Syndicalisme : réforme de l’intérieur, possibilité ou mirage ?

, par admin

Cet article a été écrit par un compagnon de Tunisie et porte sur le débat qui agite actuellement les militants en Tunisie : faut-il essayer de « révolutionner » de l’intérieur le syndicat réformiste (UGTT ? Union générale des Travailleurs tunisiens) ou bien au contraire faut-il essayer de construire une alternative autonome, en dehors du cadre institutionnel et étatique ? Cette réflexion nous semble tout à fait pertinente en France aussi, où pourtant l’État est bien moins répressif qu’en Tunisie.

L’Union générale tunisienne du travail a toujours été une force centrale sur la scène politique et sociale tunisienne, mais elle souffre en même temps d’une contradiction fondamentale entre son rôle historique d’incubateur de luttes ouvrières et sa transformation en une institution bureaucratique calcifiée. La question centrale ici est : le syndicat peut-il être réformé de l’intérieur, ou toute tentative de le faire n’est-elle qu’une reproduction de la logique de l’État lui-même au sein du syndicalisme ?
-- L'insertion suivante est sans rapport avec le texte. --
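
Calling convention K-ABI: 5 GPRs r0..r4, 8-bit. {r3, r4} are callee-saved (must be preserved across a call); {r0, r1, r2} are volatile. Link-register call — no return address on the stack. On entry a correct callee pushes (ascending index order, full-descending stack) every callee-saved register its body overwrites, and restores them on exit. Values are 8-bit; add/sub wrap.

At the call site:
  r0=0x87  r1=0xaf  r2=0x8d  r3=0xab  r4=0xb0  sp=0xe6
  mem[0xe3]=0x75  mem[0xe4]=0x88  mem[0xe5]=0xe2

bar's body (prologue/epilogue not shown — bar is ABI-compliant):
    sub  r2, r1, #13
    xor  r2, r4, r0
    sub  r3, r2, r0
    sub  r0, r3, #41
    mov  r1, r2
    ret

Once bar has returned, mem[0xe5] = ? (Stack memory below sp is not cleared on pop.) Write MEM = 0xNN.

MEM = 0xab

prologue: push r3 -> mem[0xe5]=0xab, sp=0xe5
body[0] sub  r2, r1, #13 -> r2=0xa2
body[1] xor  r2, r4, r0 -> r2=0x37
body[2] sub  r3, r2, r0 -> r3=0xb0
body[3] sub  r0, r3, #41 -> r0=0x87
body[4] mov  r1, r2 -> r1=0x37
epilogue: pop r3=0xab, sp=0xe6
prologue pushed ['r3'] at ['0xe5']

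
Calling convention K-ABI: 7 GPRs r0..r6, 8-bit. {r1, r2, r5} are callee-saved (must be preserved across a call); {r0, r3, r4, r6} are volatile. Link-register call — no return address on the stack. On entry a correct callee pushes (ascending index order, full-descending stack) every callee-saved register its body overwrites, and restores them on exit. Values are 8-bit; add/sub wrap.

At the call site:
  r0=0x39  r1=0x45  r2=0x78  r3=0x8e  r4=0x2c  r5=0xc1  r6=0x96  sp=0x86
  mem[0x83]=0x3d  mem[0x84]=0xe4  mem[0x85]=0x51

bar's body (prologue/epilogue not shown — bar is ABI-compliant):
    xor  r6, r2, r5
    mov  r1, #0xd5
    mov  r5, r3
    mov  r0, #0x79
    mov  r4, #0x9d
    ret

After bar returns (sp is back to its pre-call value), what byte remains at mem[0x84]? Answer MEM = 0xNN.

prologue: push r1 → mem[0x85]=0x45, sp=0x85
prologue: push r5 → mem[0x84]=0xc1, sp=0x84
body[0] xor  r6, r2, r5 → r6=0xb9
body[1] mov  r1, #0xd5 → r1=0xd5
body[2] mov  r5, r3 → r5=0x8e
body[3] mov  r0, #0x79 → r0=0x79
body[4] mov  r4, #0x9d → r4=0x9d
epilogue: pop r5=0xc1, sp=0x85
epilogue: pop r1=0x45, sp=0x86
prologue pushed ['r1', 'r5'] at ['0x85', '0x84']

MEM = 0xc1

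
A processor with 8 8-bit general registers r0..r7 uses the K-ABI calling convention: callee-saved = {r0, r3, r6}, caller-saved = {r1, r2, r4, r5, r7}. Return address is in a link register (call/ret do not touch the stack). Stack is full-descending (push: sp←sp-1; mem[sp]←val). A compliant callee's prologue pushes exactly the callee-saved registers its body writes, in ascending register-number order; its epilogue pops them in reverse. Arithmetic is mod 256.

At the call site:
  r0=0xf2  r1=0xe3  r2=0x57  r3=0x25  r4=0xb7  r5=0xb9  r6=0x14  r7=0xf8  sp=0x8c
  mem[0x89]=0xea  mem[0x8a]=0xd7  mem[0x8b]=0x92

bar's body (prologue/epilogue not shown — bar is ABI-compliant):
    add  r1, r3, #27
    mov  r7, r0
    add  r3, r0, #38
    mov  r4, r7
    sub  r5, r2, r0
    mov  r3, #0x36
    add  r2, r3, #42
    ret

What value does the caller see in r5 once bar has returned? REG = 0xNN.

prologue: push r3 -> mem[0x8b]=0x25, sp=0x8b
body[0] add  r1, r3, #27 -> r1=0x40
body[1] mov  r7, r0 -> r7=0xf2
body[2] add  r3, r0, #38 -> r3=0x18
body[3] mov  r4, r7 -> r4=0xf2
body[4] sub  r5, r2, r0 -> r5=0x65
body[5] mov  r3, #0x36 -> r3=0x36
body[6] add  r2, r3, #42 -> r2=0x60
epilogue: pop r3=0x25, sp=0x8c
r5 is caller-saved -> body value

REG = 0x65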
 La contradiction fondamentale : syndicat ou institution ?

Le syndicat est né dans le contexte de la lutte contre le colonialisme et s’est ensuite imposé comme médiateur entre les travailleurs et les autorités à l’ère de l’État national. Cependant, au fil du temps, elle a cessé d’être un simple outil de lutte, mais est devenue partie intégrante de la structure institutionnelle de l’État, négociant au sein d’un système politique et économique qui maintient la domination du capital.
C’est ici qu’apparaît la contradiction principale : un syndicat qui est censé représenter la classe ouvrière, mais qui est finalement soumis à la logique de l’État, c’est-à-dire à la logique de la hiérarchie, de la représentation et de la négociation au lieu de la confrontation directe.

 Réforme de l’intérieur : possibilité ou mirage ?

Certains pensent qu’il est possible de réformer le syndicat en restaurant l’esprit de lutte en son sein, mais cette idée ignore la structure profonde qui le régit. De même que l’État ne peut être réformé pour devenir « horizontal » sans perdre son essence d’outil de répression, toute tentative de « démocratie » au sein du syndicat se heurte aux murs de sa bureaucratie inhérente, où chaque rébellion interne devient un nouveau projet de confinement. Toute réforme interne est, en fin de compte, une reproduction du même modèle avec de nouveaux visages.

L’alternative révolutionnaire : surmonter, pas réformer si le problème réside dans la structure elle-même, la solution ne peut pas être un patchwork, mais radicale. L’alternative ne réside pas dans la réforme du syndicat, mais dans son dépassement vers des formes d’auto-organisation des travailleurs : conseils ouvriers, syndicats horizontaux, structures indépendantes de toute représentation bureaucratique. L’action syndicale révolutionnaire ne peut pas être une institution officielle, mais doit être un mouvement dynamique qui rejette la logique de médiation et cherche à créer une véritable force ouvrière en dehors du cadre de l’État et du marché.

Vers un nouvel horizon pour l’action syndicale. L’insistance de certains à vouloir réformer l’Union générale tunisienne du travail revient à vouloir réformer l’État lui-même de l’intérieur : une illusion qui entraîne la lutte ouvrière dans le bourbier des réformes formelles. L’alternative n’est pas de recycler les mêmes mécanismes bureaucratiques, mais de construire des structures de lutte indépendantes fondées sur la démocratie directe et l’action collective.

La transcendance, et non la réforme, est la seule voie vers une véritable libération des travailleurs des contraintes de la bureaucratie et de la logique de l’État.